TFF 2011 - Festa Mobile.
Il Festival di Torino ieri sera non poteva aprire meglio le sue gloriose serrande se non con questa ultima sospirata opera d'arte del grande regista finlandese. Una favola, un film d'altri tempi, forse senza tempo, per un autore che forse piu' della maggior parte degli altri puo' permettersi di azzardare paragoni e associazioni con i piu' importanti capisaldi della cinematografia del neorealismo europeo a cavallo delle due guerre, colorando il suo lavoro di luci pastello affascinanti nella loro semplicita', di scenografie che imitano la rappresentazione teatrale e ci commuovono al pari dei personaggi che le popolano, siano essi esseri umani o i loro fedeli animali da compagnia. Di miracoli a Le Havre - livido e ventoso porto mercantile del Mare del Nord che separa di netto e in un certo senso protegge  la Gran Bretagna dal resto d'Europa - ne avvengono due, o almeno Kaurismani cosi' ci fa pensare, in questo suo gradito ritorno in cui lo troviamo sempre piu' ispirato ma anche piu' ottimista di un tempo (sara' il suo nuovo corso esistenziale nel piu' caldo ed accogliente Portogallo, che lo ospita da qualche tempo e lo tiene lontano dalle ghiacciate lande finlandesi che gli hanno dato i natali).
Per una volta, come nei coloratissimi splendidi melo di Douglas Sirk, i buoni hanno la meglio.
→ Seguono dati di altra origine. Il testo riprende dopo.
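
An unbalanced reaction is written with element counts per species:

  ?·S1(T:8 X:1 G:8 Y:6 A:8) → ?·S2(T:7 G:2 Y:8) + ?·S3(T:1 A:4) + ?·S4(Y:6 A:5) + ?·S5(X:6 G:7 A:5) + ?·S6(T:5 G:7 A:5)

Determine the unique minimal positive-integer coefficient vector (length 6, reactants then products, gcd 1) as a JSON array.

Coefficients: [6, 3, 2, 2, 1, 5]

T: 6·8 = 48 | 3·7+2·1+2·0+1·0+5·5 = 48
X: 6·1 = 6 | 3·0+2·0+2·0+1·6+5·0 = 6
G: 6·8 = 48 | 3·2+2·0+2·0+1·7+5·7 = 48
Y: 6·6 = 36 | 3·8+2·0+2·6+1·0+5·0 = 36
A: 6·8 = 48 | 3·0+2·4+2·5+1·5+5·5 = 48
gcd(6,3,2,2,1,5) = 1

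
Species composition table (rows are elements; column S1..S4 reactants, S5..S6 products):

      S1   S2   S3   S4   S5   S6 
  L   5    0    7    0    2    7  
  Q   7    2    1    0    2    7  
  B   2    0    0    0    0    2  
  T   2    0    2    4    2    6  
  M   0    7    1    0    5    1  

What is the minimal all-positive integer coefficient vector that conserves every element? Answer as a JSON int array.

Coefficients: [3, 3, 2, 4, 4, 3]

L: 3·5+3·0+2·7+4·0 = 29 | 4·2+3·7 = 29
Q: 3·7+3·2+2·1+4·0 = 29 | 4·2+3·7 = 29
B: 3·2+3·0+2·0+4·0 = 6 | 4·0+3·2 = 6
T: 3·2+3·0+2·2+4·4 = 26 | 4·2+3·6 = 26
M: 3·0+3·7+2·1+4·0 = 23 | 4·5+3·1 = 23
gcd(3,3,2,4,4,3) = 1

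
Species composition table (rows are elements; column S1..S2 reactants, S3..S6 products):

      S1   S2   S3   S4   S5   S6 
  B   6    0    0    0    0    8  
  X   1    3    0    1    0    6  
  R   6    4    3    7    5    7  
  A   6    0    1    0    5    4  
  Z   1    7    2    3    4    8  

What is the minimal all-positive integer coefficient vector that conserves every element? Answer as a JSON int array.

Coefficients: [4, 5, 2, 1, 2, 3]

B: 4·6+5·0 = 24 | 2·0+1·0+2·0+3·8 = 24
X: 4·1+5·3 = 19 | 2·0+1·1+2·0+3·6 = 19
R: 4·6+5·4 = 44 | 2·3+1·7+2·5+3·7 = 44
A: 4·6+5·0 = 24 | 2·1+1·0+2·5+3·4 = 24
Z: 4·1+5·7 = 39 | 2·2+1·3+2·4+3·8 = 39
gcd(4,5,2,1,2,3) = 1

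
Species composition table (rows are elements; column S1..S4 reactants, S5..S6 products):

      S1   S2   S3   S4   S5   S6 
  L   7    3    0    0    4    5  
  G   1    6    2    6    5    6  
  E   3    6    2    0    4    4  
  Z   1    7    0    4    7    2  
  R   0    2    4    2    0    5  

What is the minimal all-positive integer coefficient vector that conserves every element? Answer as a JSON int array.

L: 6·7+4·3+3·0+5·0 = 54 | 6·4+6·5 = 54
G: 6·1+4·6+3·2+5·6 = 66 | 6·5+6·6 = 66
E: 6·3+4·6+3·2+5·0 = 48 | 6·4+6·4 = 48
Z: 6·1+4·7+3·0+5·4 = 54 | 6·7+6·2 = 54
R: 6·0+4·2+3·4+5·2 = 30 | 6·0+6·5 = 30
gcd(6,4,3,5,6,6) = 1

Coefficients: [6, 4, 3, 5, 6, 6]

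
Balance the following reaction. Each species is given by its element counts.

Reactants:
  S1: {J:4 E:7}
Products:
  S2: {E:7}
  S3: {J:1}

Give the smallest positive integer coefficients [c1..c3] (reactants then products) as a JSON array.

J: 1·4 = 4 | 1·0+4·1 = 4
E: 1·7 = 7 | 1·7+4·0 = 7
gcd(1,1,4) = 1

Coefficients: [1, 1, 4]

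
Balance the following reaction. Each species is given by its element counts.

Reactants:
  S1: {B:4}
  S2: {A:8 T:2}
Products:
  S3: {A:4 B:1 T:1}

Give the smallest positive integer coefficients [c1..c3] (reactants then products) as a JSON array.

A: 1·0+2·8 = 16 | 4·4 = 16
B: 1·4+2·0 = 4 | 4·1 = 4
T: 1·0+2·2 = 4 | 4·1 = 4
gcd(1,2,4) = 1

Coefficients: [1, 2, 4]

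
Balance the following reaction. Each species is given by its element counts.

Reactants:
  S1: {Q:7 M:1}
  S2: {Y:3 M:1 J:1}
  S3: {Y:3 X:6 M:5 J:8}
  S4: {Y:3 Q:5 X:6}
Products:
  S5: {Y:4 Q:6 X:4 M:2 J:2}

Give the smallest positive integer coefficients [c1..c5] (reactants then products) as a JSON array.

Coefficients: [3, 4, 1, 3, 6]

Y: 3·0+4·3+1·3+3·3 = 24 | 6·4 = 24
Q: 3·7+4·0+1·0+3·5 = 36 | 6·6 = 36
X: 3·0+4·0+1·6+3·6 = 24 | 6·4 = 24
M: 3·1+4·1+1·5+3·0 = 12 | 6·2 = 12
J: 3·0+4·1+1·8+3·0 = 12 | 6·2 = 12
gcd(3,4,1,3,6) = 1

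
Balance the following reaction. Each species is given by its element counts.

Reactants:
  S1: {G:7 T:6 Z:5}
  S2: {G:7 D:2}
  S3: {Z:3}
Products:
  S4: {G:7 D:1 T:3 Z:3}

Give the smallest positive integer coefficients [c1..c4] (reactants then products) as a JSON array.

Coefficients: [3, 3, 1, 6]

G: 3·7+3·7+1·0 = 42 | 6·7 = 42
D: 3·0+3·2+1·0 = 6 | 6·1 = 6
T: 3·6+3·0+1·0 = 18 | 6·3 = 18
Z: 3·5+3·0+1·3 = 18 | 6·3 = 18
gcd(3,3,1,6) = 1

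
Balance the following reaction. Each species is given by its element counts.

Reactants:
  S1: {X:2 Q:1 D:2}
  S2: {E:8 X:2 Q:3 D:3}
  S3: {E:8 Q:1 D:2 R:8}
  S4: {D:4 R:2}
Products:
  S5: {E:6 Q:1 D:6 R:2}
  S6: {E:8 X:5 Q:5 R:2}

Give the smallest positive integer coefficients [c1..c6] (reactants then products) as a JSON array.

E: 1·0+4·8+1·8+2·0 = 40 | 4·6+2·8 = 40
X: 1·2+4·2+1·0+2·0 = 10 | 4·0+2·5 = 10
Q: 1·1+4·3+1·1+2·0 = 14 | 4·1+2·5 = 14
D: 1·2+4·3+1·2+2·4 = 24 | 4·6+2·0 = 24
R: 1·0+4·0+1·8+2·2 = 12 | 4·2+2·2 = 12
gcd(1,4,1,2,4,2) = 1

Coefficients: [1, 4, 1, 2, 4, 2]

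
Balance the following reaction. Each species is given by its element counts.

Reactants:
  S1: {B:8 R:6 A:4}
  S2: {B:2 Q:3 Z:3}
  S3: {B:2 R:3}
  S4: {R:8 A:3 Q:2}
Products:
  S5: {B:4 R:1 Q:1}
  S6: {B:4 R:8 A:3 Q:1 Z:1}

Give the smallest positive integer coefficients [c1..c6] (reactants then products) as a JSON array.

Coefficients: [3, 2, 6, 2, 4, 6]

B: 3·8+2·2+6·2+2·0 = 40 | 4·4+6·4 = 40
R: 3·6+2·0+6·3+2·8 = 52 | 4·1+6·8 = 52
A: 3·4+2·0+6·0+2·3 = 18 | 4·0+6·3 = 18
Q: 3·0+2·3+6·0+2·2 = 10 | 4·1+6·1 = 10
Z: 3·0+2·3+6·0+2·0 = 6 | 4·0+6·1 = 6
gcd(3,2,6,2,4,6) = 1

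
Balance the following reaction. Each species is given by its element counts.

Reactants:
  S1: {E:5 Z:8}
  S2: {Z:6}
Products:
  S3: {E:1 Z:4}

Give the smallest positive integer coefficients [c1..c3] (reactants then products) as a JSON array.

E: 1·5+2·0 = 5 | 5·1 = 5
Z: 1·8+2·6 = 20 | 5·4 = 20
gcd(1,2,5) = 1

Coefficients: [1, 2, 5]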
La bonta', l'altruismo e la voglia di fare del bene sono ancora tra noi e riescono a sconfiggere anche i mali piu' estremi e apparentemente irrimediabili. Due protagonisti che hanno fatto la storia del cinema del grande finlandese, tra i quali mi piace menzionare l'immensa "fiammiferaia" Kati Outinen ai quali si aggiungono alcuni dei piu' ispirati attori d'oltralpe in un piccolo ma potente capolavoro che fa ridere, piangere e commuove facendoci uscire dal cinema piu' predisposti alla tolleranza, al perdono e al volerci bene. Forse di miracolo allora ce n'e pure un terzo.